Hyperglycemic Crisis

Ronald Van Ness-Otunnu, MD, MS; Jason B. Hack, MD, FACEP


J Emerg Med. 2013;45(5):797-805. 

In This Article

Abstract and Introduction


Background: Hyperglycemic crisis is a metabolic emergency associated with uncontrolled diabetes mellitus that may result in significant morbidity or death. Acute interventions are required to manage hypovolemia, acidemia, hyperglycemia, electrolyte abnormalities, and precipitating causes. Despite advances in the prevention and management of diabetes, its prevalence and associated health care costs continue to increase worldwide. Hyperglycemic crisis typically requires critical care management and hospitalization and contributes to global health expenditures.

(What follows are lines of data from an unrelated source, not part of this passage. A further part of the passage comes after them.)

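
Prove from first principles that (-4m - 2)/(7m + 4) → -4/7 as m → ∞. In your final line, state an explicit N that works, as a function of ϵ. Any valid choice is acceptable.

Suppose ϵ > 0. For m ≥ 1, |(-4m - 2)/(7m + 4) + 4/7| = |2|/(7(7m + 4)) = 2/(7(7m + 4)).
Since 7m + 4 ≥ 7m for m ≥ 1, this is ≤ 2/(7·7m) = (2/49)/m.
So |(-4m - 2)/(7m + 4) + 4/7| < ϵ whenever m > (2/49)/ϵ.
Take N = (2/49)/ϵ. If m > N then |(-4m - 2)/(7m + 4) + 4/7| ≤ (2/49)/m < ϵ.

N = (2/49)/ϵ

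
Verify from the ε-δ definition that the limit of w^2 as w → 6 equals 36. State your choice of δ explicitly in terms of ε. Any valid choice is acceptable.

δ = min(2, ε/14)

Let ε > 0 be given. We seek δ > 0 with 0 < |w − 6| < δ ⇒ |w^2 − 36| < ε.
Factor: w^2 − 36 = (w − 6)(w + 6), so |w^2 − 36| = |w − 6|·|w + 6|.
Restrict δ ≤ 2. Then |w − 6| < 2 gives |w| < 8, so by the triangle inequality |w + 6| ≤ 8 + 6 = 14.
Hence |w^2 − 36| ≤ 14|w − 6|, which is < ε once |w − 6| < ε/14.
Take δ = min(2, ε/14). If 0 < |w − 6| < δ then both bounds hold and |w^2 − 36| ≤ 14|w − 6| < 14·(ε/14) = ε.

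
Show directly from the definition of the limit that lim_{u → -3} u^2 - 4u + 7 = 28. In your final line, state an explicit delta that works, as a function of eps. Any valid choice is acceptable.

delta = min(2, eps/12)

Fix eps > 0. We want delta > 0 such that 0 < |u + 3| < delta implies |(u^2 - 4u + 7) − 28| < eps.
(u^2 - 4u + 7) − 28 = u^2 - 4u - 21 = (u + 3)(u - 7).
So |(u^2 - 4u + 7) − 28| = |u + 3|·|u - 7|.
Require delta ≤ 2. Then |u + 3| < 2 gives |u| < 5, and by the triangle inequality |u - 7| ≤ 5 + 7 = 12.
Hence |(u^2 - 4u + 7) − 28| ≤ 12|u + 3| < eps provided |u + 3| < eps/12.
Take delta = min(2, eps/12). Then 0 < |u + 3| < delta gives both |u + 3| < 2 and |u + 3| < eps/12, so |(u^2 - 4u + 7) − 28| < eps.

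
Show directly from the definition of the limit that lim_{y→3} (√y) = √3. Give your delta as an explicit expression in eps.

Let eps > 0. We want delta > 0 such that 0 < |y − 3| < delta implies |√y − √3| < eps.
Rationalise: √y − √3 = (y − 3)/(√y + √3), so |√y − √3| = |y − 3|/(√y + √3).
Restrict delta ≤ 3 so that |y − 3| < 3 forces y > 0, and then √y + √3 > √3.
Hence |√y − √3| < |y − 3|/√3, which is < eps once |y − 3| < √3·eps.
Take delta = min(3, √3·eps). If 0 < |y − 3| < delta then y > 0 and |√y − √3| < |y − 3|/√3 < eps.

delta = min(3, √3·eps)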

Objective: Diagnostic and resolution criteria and management strategies for diabetic ketoacidosis and hyperosmolar hyperglycemic crisis are provided. A discussion of prevalence, mortality, pathophysiology, risk factors, clinical presentation, differential diagnosis, evaluation, and management considerations for hyperglycemic crisis are included.

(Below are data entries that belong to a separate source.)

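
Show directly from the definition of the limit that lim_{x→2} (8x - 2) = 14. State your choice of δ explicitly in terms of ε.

δ = ε/8

Let ε > 0 be given. We need δ > 0 so that 0 < |x − 2| < δ implies |(8x - 2) − 14| < ε.
Since (8x - 2) − 14 = 8(x − 2), we have |(8x - 2) − 14| = 8|x − 2|.
So 8|x − 2| < ε exactly when |x − 2| < ε/8.
Choosing δ = ε/8 gives |(8x - 2) − 14| = 8|x − 2| < ε whenever |x − 2| < δ.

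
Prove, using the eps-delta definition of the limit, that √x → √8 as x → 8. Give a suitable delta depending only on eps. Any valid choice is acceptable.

Suppose eps > 0. We want delta > 0 such that 0 < |x − 8| < delta implies |√x − √8| < eps.
Multiplying by the conjugate, |√x − √8| = |x − 8|/(√x + √8).
Restrict delta ≤ 8 so that |x − 8| < 8 forces x > 0, and then √x + √8 > √8.
Hence |√x − √8| < |x − 8|/√8, which is < eps once |x − 8| < √8·eps.
Take delta = min(8, √8·eps). If 0 < |x − 8| < delta then x > 0 and |√x − √8| < |x − 8|/√8 < eps.

delta = min(8, √8·eps)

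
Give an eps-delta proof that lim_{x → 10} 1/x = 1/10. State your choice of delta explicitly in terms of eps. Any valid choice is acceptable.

Fix eps > 0. We seek delta > 0 such that 0 < |x − 10| < delta implies |1/x − (1/10)| < eps.
|1/x − (1/10)| = |10 − x|/(10·|x|) = |x − 10|/(10|x|).
Require delta ≤ 5 so that |x| > 10 − 5 = 5, hence 10|x| > 50.
Then |1/x − (1/10)| < |x − 10|/50, which is < eps when |x − 10| < 50eps.
Take delta = min(5, 50eps). Then 0 < |x − 10| < delta gives both |x − 10| < 5 and |x − 10| < 50eps, so |1/x − (1/10)| < eps.

delta = min(5, 50eps)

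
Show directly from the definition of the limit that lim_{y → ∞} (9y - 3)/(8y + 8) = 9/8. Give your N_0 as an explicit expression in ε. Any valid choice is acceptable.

Fix ε > 0. We seek N_0 > 0 such that y > N_0 implies |(9y - 3)/(8y + 8) − (9/8)| < ε.
(9y - 3)/(8y + 8) − (9/8) = (8(9y - 3) − 9(8y + 8)) / (8(8y + 8)) = -96/(8(8y + 8)).
For y > 0 we have 8y + 8 > 8y, so |(9y - 3)/(8y + 8) − (9/8)| = 96/(8(8y + 8)) < 96/(8·8y) = (3/2)/y.
Thus |(9y - 3)/(8y + 8) − (9/8)| < ε whenever y > (3/2)/ε.
Take N_0 = (3/2)/ε. If y > N_0 then |(9y - 3)/(8y + 8) − (9/8)| < (3/2)/y < ε.

N_0 = (3/2)/ε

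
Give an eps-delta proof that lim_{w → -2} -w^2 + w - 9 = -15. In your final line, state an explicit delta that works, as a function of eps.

Suppose eps > 0. We want delta > 0 such that 0 < |w + 2| < delta implies |(-w^2 + w - 9) + 15| < eps.
(-w^2 + w - 9) + 15 = -w^2 + w + 6 = (w + 2)(-w + 3).
So |(-w^2 + w - 9) + 15| = |w + 2|·|-w + 3|.
Assume first that |w + 2| < 1, so |w| < 3. Then |-w + 3| ≤ 3 + 3 = 6.
Hence |(-w^2 + w - 9) + 15| ≤ 6|w + 2| < eps provided |w + 2| < eps/6.
Choosing delta = min(1, eps/6) ensures both conditions, hence |(-w^2 + w - 9) + 15| < eps.

delta = min(1, eps/6)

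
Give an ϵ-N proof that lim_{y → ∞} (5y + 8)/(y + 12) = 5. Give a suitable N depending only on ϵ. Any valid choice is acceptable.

N = 52/ϵ

Fix ϵ > 0. We seek N > 0 such that y > N implies |(5y + 8)/(y + 12) − 5| < ϵ.
(5y + 8)/(y + 12) − 5 = ((5y + 8) − 5(y + 12)) / ((y + 12)) = -52/((y + 12)).
For y > 0 we have y + 12 > y, so |(5y + 8)/(y + 12) − 5| = 52/((y + 12)) < 52/(y) = 52/y.
Thus |(5y + 8)/(y + 12) − 5| < ϵ whenever y > 52/ϵ.
Take N = 52/ϵ. If y > N then |(5y + 8)/(y + 12) − 5| < 52/y < ϵ.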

Discussion: Emergency physicians confront the most severe sequelae of uncontrolled diabetes and provide crucial, life-saving management. With ongoing efforts from diabetes societies to incorporate the latest clinical research to refine treatment guidelines, management and outcomes of hyperglycemic crisis in the emergency department continue to improve.

Conclusion: We provide an overview of the evaluation and treatment of hyperglycemic crisis and offer a concise, targeted management algorithm to aid the practicing emergency physician.

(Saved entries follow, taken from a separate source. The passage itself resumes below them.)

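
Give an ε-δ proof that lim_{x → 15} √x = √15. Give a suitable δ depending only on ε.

δ = min(15, √15·ε)

Fix ε > 0. We want δ > 0 such that 0 < |x − 15| < δ implies |√x − √15| < ε.
Rationalise: √x − √15 = (x − 15)/(√x + √15), so |√x − √15| = |x − 15|/(√x + √15).
Restrict δ ≤ 15 so that |x − 15| < 15 forces x > 0, and then √x + √15 > √15.
Hence |√x − √15| < |x − 15|/√15, which is < ε once |x − 15| < √15·ε.
Take δ = min(15, √15·ε). If 0 < |x − 15| < δ then x > 0 and |√x − √15| < |x − 15|/√15 < ε.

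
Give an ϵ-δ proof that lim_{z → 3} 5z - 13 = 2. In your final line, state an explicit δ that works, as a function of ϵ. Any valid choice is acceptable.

Let ϵ > 0. We need δ > 0 so that 0 < |z − 3| < δ implies |(5z - 13) − 2| < ϵ.
|(5z - 13) − 2| = |5z - 15| = 5|z − 3|.
So 5|z − 3| < ϵ exactly when |z − 3| < ϵ/5.
Take δ = ϵ/5. If 0 < |z − 3| < δ then |(5z - 13) − 2| = 5|z − 3| < 5·(ϵ/5) = ϵ.

δ = ϵ/5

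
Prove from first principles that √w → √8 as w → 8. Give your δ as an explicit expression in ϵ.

δ = min(8, √8·ϵ)

Fix ϵ > 0. We want δ > 0 such that 0 < |w − 8| < δ implies |√w − √8| < ϵ.
Rationalise: √w − √8 = (w − 8)/(√w + √8), so |√w − √8| = |w − 8|/(√w + √8).
Restrict δ ≤ 8 so that |w − 8| < 8 forces w > 0, and then √w + √8 > √8.
Hence |√w − √8| < |w − 8|/√8, which is < ϵ once |w − 8| < √8·ϵ.
Take δ = min(8, √8·ϵ). If 0 < |w − 8| < δ then w > 0 and |√w − √8| < |w − 8|/√8 < ϵ.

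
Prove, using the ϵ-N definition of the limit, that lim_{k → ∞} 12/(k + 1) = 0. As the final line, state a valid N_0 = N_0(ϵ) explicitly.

N_0 = 12/ϵ

Let ϵ > 0 be given. For k ≥ 1, |12/(k + 1) − 0| = 12/(k + 1) ≤ 12/k.
We need 12/k < ϵ, i.e. k > 12/ϵ.
Take N_0 = 12/ϵ. If k > N_0 then |12/(k + 1)| ≤ 12/k < ϵ.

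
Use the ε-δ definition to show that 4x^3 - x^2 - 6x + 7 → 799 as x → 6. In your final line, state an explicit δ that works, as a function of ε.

Suppose ε > 0. We want δ > 0 such that 0 < |x − 6| < δ implies |(4x^3 - x^2 - 6x + 7) − 799| < ε.
(4x^3 - x^2 - 6x + 7) − 799 = 4x^3 - x^2 - 6x - 792 = (x − 6)(4x^2 + 23x + 132).
So |(4x^3 - x^2 - 6x + 7) − 799| = |x − 6|·|4x^2 + 23x + 132|.
Assume first that |x − 6| < 1, so |x| < 7. Then |4x^2 + 23x + 132| ≤ 4·7^2 + 23·7 + 132 = 489.
Hence |(4x^3 - x^2 - 6x + 7) − 799| ≤ 489|x − 6| < ε provided |x − 6| < ε/489.
Take δ = min(1, ε/489). Then 0 < |x − 6| < δ gives both |x − 6| < 1 and |x − 6| < ε/489, so |(4x^3 - x^2 - 6x + 7) − 799| < ε.

δ = min(1, ε/489)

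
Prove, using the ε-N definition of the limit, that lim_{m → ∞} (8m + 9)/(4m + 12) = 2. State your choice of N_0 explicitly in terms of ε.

N_0 = (15/4)/ε

Let ε > 0 be given. For m ≥ 1, |(8m + 9)/(4m + 12) − 2| = |-60|/(4(4m + 12)) = 60/(4(4m + 12)).
Since 4m + 12 ≥ 4m for m ≥ 1, this is ≤ 60/(4·4m) = (15/4)/m.
So |(8m + 9)/(4m + 12) − 2| < ε whenever m > (15/4)/ε.
Take N_0 = (15/4)/ε. If m > N_0 then |(8m + 9)/(4m + 12) − 2| ≤ (15/4)/m < ε.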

Hyperglycemic crisis includes diabetic ketoacidosis (DKA) and hyperosmolar hyperglycemic state (HHS). Both are extreme metabolic derangements associated with uncontrolled types 1 and 2 diabetes mellitus that may result in shock, coma, or death. These life-threatening endocrine emergencies demand swift, repeated clinical and laboratory assessment; monitoring; correction of hypovolemia, acidemia, hyperglycemia, ketonemia, and electrolytes; and treatment of the precipitating causes. Consensus statements provided by the American Diabetes Association (ADA) for the care of adult patients with hyperglycemic crisis and by the International Society for Pediatric and Adolescent Diabetes (ISPAD) for the care of children and adolescents with DKA are excellent primary resources for diagnosis and management.[1,2]

As of 2010, >285 million adults worldwide have diabetes, with estimated yearly global health expenditures totaling >$376 billion.[3] In the United States (US), the number of Americans with diabetes has more than quadrupled, from 5.6 million in 1980 to 25.8 million in 2010, with direct and indirect health care costs of >$174 billion.[3,4] The incidence of type 1 diabetes is increasing globally, particularly in children <5 years of age, and the earlier onset of type 2 diabetes is a growing concern.[5] In a multicenter, population-based study of patients <20 years of age who were diagnosed with diabetes, the prevalence of DKA at the initial diagnosis was >25%.[6] US population–based studies report the annual incidence of DKA to range from four to eight episodes per 1000 diabetic patient admissions, with an average duration of hospital stay of 3.6 days.[4,7] Hyperglycemic crises often require critical care management and are associated with significant health care costs, morbidity, and mortality. The mortality rate from DKA in children ranges from 0.15% to 0.30%, with cerebral edema responsible for 60% to 90% of these deaths.[2] Among adults, DKA-associated mortality is often attributable to precipitating or concurrent events, such as sepsis, pneumonia, hypokalemia, acute myocardial infarction (MI), and acute respiratory distress syndrome.[8]

Improved understanding of pathophysiology and advances in diabetes prevention and management has resulted in sharply declining death rates in the United States.[9] In 1980, among the 0- to 44-year-old age group, 45.5 deaths per 100,000 diabetic patients were attributable to hyperglycemic crisis, compared with 26.2 in 2005.[4] In patients >75 years of age, even greater improvement was observed, with 20.5 deaths per 100,000 in 2005 compared with 140.2 per 100,000 in 1980.[4] Ongoing research holds promise for further decreases, including the early identification and management of patients at risk, improvements in the accuracy and efficiency of acidosis measurement, and trials of alternative insulin regimens for acute management.[10]